Finally I think I’m done with the topic of Slowly Changing Dimensions for the moment. This doesn’t mean this is all you need to know about them, or that I’ve covered every angle and consideration (I haven’t), but this should now suffice for most people to make an informed and considered decision as to when to use them, how to use them, and how best to populate them.
But, with the latter in mind and with my previous post explaining how we use Triggers to synchronously populate our historical data, this last post is about doing so asynchronously because, contrary to popular belief, there are a couple of options you can try if you really do struggle with synchronous population becoming a bottleneck.
Triggers with CDC
Yes… Triggers. But this time ones you don’t have to wait for.
Previously I had triggers attached to my main dbo table and they were synchronously populating the history table. This is great in small volume but what if they become a bottleneck because we all know that a transaction cannot complete until the attached trigger itself has also completed. Well… why not offload the trigger somewhere else?
If we turn CDC on and begin to track our Dimension table then what happens? Well… a SQL Agent Job is created to read the Transaction Log of our database and losslessly collect and track all changes to our specified tables in a system table (in the case of dbo.DimCompany this, by default, would be cdc.dbo_DimCompany_CT). This collection is done asynchronously and has little to no impact on the performance of the server and should result in no blocking and no bottleneck.
Now, take the trigger that we wrote in the last blog, modify it slightly, and place it on the CDC system table instead. Now we have effectively created an asynchronous audit logger which should cause us no performance problems and never slow down our main table and transactions.
The only downside to this is that you will have a slight delay on your data being processed into history depending on how busy your log is… but I’ve yet to find anyone who can’t cope with a couple of seconds delay. Oh, and the complexity of running CDC etc.
Yes, it’s good old service broker.
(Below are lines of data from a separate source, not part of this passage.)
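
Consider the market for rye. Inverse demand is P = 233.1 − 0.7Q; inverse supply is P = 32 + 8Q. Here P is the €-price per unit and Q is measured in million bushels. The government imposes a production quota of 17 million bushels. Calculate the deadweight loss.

€162.66 million

Competitive equilibrium: 233.1 − 0.7Q = 32 + 8Q → Q* = 23.1149, P* = 216.9195.
At Q = 17: demand price = 233.1 − 0.7·17 = 221.2; supply price = 32 + 8·17 = 168.
ΔQ = 23.1149 − 17 = 6.1149; wedge = 221.2 − 168 = 53.2.
Deadweight loss = ½ × 6.1149 × 53.2 = €162.66 million.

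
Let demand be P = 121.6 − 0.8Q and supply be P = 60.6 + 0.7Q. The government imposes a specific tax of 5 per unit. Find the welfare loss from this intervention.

8.33

Competitive equilibrium: 121.6 − 0.8Q = 60.6 + 0.7Q → Q* = 40.6667, P* = 89.0667.
With the tax, the buyer price exceeds the seller price by 5: (121.6 − 0.8Q) − (60.6 + 0.7Q) = 5 → Q' = 37.3333.
ΔQ = 40.6667 − 37.3333 = 3.3334; the wedge equals the tax, 5.
Welfare loss = ½ × 3.3334 × 5 = 8.33.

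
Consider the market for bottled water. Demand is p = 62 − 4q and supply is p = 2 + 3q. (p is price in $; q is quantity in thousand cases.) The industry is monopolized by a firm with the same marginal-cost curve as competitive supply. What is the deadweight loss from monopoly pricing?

$34 thousand

Competitive equilibrium: 62 − 4q = 2 + 3q → q* = 8.5714, p* = 27.7143.
Marginal revenue: MR = 62 − 8q. Set MR = MC: 62 − 8q = 2 + 3q → q_m = 5.4545.
Price p_m = 62 − 4·5.4545 = 40.182; MC(q_m) = 2 + 3·5.4545 = 18.3635.
Competitive q* = 8.5714, so Δq = 3.1169; wedge = 40.182 − 18.3635 = 21.8185.
The triangle = ½ × 3.1169 × 21.8185 = $34 thousand.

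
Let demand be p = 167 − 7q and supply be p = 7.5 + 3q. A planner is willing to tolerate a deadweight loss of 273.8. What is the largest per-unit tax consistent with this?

Competitive equilibrium: 167 − 7q = 7.5 + 3q → q* = 15.95, p* = 55.35.
A tax t gives Δq = t/10 and wedge t, so DWL = t²/20.
t²/20 = 273.8 → t² = 5476 → t = 74.

74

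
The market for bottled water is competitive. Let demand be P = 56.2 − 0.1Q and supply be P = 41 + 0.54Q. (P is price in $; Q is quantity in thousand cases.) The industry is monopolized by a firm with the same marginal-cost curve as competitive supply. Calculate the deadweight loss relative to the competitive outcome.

$3.30 thousand

Competitive equilibrium: 56.2 − 0.1Q = 41 + 0.54Q → Q* = 23.75, P* = 53.825.
Marginal revenue: MR = 56.2 − 0.2Q. Set MR = MC: 56.2 − 0.2Q = 41 + 0.54Q → Q_m = 20.5405.
Price P_m = 56.2 − 0.1·20.5405 = 54.146; MC(Q_m) = 41 + 0.54·20.5405 = 52.0919.
Competitive Q* = 23.75, so ΔQ = 3.2095; wedge = 54.146 − 52.0919 = 2.0541.
Welfare loss = ½ × 3.2095 × 2.0541 = $3.30 thousand.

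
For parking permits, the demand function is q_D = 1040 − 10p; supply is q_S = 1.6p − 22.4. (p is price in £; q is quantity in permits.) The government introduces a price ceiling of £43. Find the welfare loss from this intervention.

In inverse form: demand p = 104 − 0.1q, supply p = 14 + 0.625q.
Competitive equilibrium: 104 − 0.1q = 14 + 0.625q → q* = 124.1379, p* = 91.5862.
At the ceiling p = 43, quantity supplied = (43 − 14)/0.625 = 46.4.
Willingness to pay at q' = 46.4: 104 − 0.1·46.4 = 99.36.
Δq = 124.1379 − 46.4 = 77.7379; wedge = 99.36 − 43 = 56.36.
Welfare loss = ½ × 77.7379 × 56.36 = £2190.65.

£2190.65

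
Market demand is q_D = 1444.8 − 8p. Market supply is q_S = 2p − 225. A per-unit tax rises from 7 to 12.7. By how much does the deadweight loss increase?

89.832

In inverse form: demand p = 180.6 − 0.125q, supply p = 112.5 + 0.5q.
Competitive equilibrium: 180.6 − 0.125q = 112.5 + 0.5q → q* = 108.96, p* = 166.98.
For a per-unit tax t: Δq = t/0.625, so DWL = ½·t·(t/0.625) = t²/1.25.
At t = 7: DWL = 39.2. At t = 12.7: DWL = 129.032.
Increase = 129.032 − 39.2 = 89.832.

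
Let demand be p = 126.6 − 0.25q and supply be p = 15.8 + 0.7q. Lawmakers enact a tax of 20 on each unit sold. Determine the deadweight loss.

210.53

Competitive equilibrium: 126.6 − 0.25q = 15.8 + 0.7q → q* = 116.6316, p* = 97.4421.
With the tax, the buyer price exceeds the seller price by 20: (126.6 − 0.25q) − (15.8 + 0.7q) = 20 → q' = 95.5789.
Δq = 116.6316 − 95.5789 = 21.0527; the wedge equals the tax, 20.
The triangle = ½ × 21.0527 × 20 = 210.53.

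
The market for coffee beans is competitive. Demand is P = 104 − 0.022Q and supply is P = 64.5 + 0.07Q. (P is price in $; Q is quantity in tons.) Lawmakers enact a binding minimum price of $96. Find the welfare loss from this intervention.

$198.63

Competitive equilibrium: 104 − 0.022Q = 64.5 + 0.07Q → Q* = 429.3478, P* = 94.5543.
At the floor P = 96, quantity demanded = (104 − 96)/0.022 = 363.6364.
Sellers' marginal cost at Q' = 363.6364: 64.5 + 0.07·363.6364 = 89.9545.
ΔQ = 429.3478 − 363.6364 = 65.7114; wedge = 96 − 89.9545 = 6.0455.
Welfare loss = ½ × 65.7114 × 6.0455 = $198.63.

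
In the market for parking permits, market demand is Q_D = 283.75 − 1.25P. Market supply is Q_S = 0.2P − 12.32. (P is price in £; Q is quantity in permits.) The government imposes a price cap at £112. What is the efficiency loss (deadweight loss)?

In inverse form: demand P = 227 − 0.8Q, supply P = 61.6 + 5Q.
Competitive equilibrium: 227 − 0.8Q = 61.6 + 5Q → Q* = 28.5172, P* = 204.1862.
At the ceiling P = 112, quantity supplied = (112 − 61.6)/5 = 10.08.
Willingness to pay at Q' = 10.08: 227 − 0.8·10.08 = 218.936.
ΔQ = 28.5172 − 10.08 = 18.4372; wedge = 218.936 − 112 = 106.936.
DWL = ½ × 18.4372 × 106.936 = £985.80.

£985.80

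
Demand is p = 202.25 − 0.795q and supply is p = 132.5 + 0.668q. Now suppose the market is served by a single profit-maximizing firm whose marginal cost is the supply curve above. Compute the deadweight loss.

206.11

Competitive equilibrium: 202.25 − 0.795q = 132.5 + 0.668q → q* = 47.676, p* = 164.3476.
Marginal revenue: MR = 202.25 − 1.59q. Set MR = MC: 202.25 − 1.59q = 132.5 + 0.668q → q_m = 30.8902.
Price p_m = 202.25 − 0.795·30.8902 = 177.6923; MC(q_m) = 132.5 + 0.668·30.8902 = 153.1347.
Competitive q* = 47.676, so Δq = 16.7858; wedge = 177.6923 − 153.1347 = 24.5576.
DWL = ½ × 16.7858 × 24.5576 = 206.11.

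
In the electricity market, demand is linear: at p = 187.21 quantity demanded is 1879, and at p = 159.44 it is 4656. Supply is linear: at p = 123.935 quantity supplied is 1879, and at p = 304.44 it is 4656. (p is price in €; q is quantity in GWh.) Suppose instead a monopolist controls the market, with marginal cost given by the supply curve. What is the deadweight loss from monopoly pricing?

Demand slope = (159.44 − 187.21)/(4656 − 1879) = −0.01, so p = 206 − 0.01q.
Supply slope = (304.44 − 123.935)/(4656 − 1879) = 0.065, so p = 1.8 + 0.065q.
Competitive equilibrium: 206 − 0.01q = 1.8 + 0.065q → q* = 2722.66667, p* = 178.77333.
Marginal revenue: MR = 206 − 0.02q. Set MR = MC: 206 − 0.02q = 1.8 + 0.065q → q_m = 2402.35294.
Price p_m = 206 − 0.01·2402.35294 = 181.97647; MC(q_m) = 1.8 + 0.065·2402.35294 = 157.95294.
Competitive q* = 2722.66667, so Δq = 320.31373; wedge = 181.97647 − 157.95294 = 24.02353.
Deadweight loss = ½ × 320.31373 × 24.02353 = €3847.53.

€3847.53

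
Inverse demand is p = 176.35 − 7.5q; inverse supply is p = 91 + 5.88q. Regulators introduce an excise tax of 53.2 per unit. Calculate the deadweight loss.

105.76

Competitive equilibrium: 176.35 − 7.5q = 91 + 5.88q → q* = 6.3789, p* = 128.5081.
With the tax, the buyer price exceeds the seller price by 53.2: (176.35 − 7.5q) − (91 + 5.88q) = 53.2 → q' = 2.4028.
Δq = 6.3789 − 2.4028 = 3.9761; the wedge equals the tax, 53.2.
The triangle = ½ × 3.9761 × 53.2 = 105.76.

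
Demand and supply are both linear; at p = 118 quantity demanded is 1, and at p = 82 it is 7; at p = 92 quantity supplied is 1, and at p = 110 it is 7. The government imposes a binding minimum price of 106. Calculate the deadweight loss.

Demand slope = (82 − 118)/(7 − 1) = −6, so p = 124 − 6q.
Supply slope = (110 − 92)/(7 − 1) = 3, so p = 89 + 3q.
Competitive equilibrium: 124 − 6q = 89 + 3q → q* = 3.8889, p* = 100.6667.
At the floor p = 106, quantity demanded = (124 − 106)/6 = 3.
Sellers' marginal cost at q' = 3: 89 + 3·3 = 98.
Δq = 3.8889 − 3 = 0.8889; wedge = 106 − 98 = 8.
DWL = ½ × 0.8889 × 8 = 3.56.

3.56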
This is an option which allows processes to work asynchronously, in parallel, and with scalability.
Sadly there’s the obvious downside involving the setup, running, and monitoring of Service Broker, but if you can get beyond that then you’ll be okay.
What you need is a few procs instead of triggers, each one tailored to dealing with the historical processing of its respective table and you’re good to go. If it gets overwhelmed Service Broker can spin up new parallel threads to kick off more procs and clear your backlog nice and quickly. This is probably the fastest way to keep your data up to date and tracked compared to CDC.
Neither of these may work well if you want a single table solution to your slowly changing data as they may not be fast enough for you, but Service Broker may come close. But for the audit out to history tables I would most definitely choose one of these options as opposed to the Synchronous Trigger method.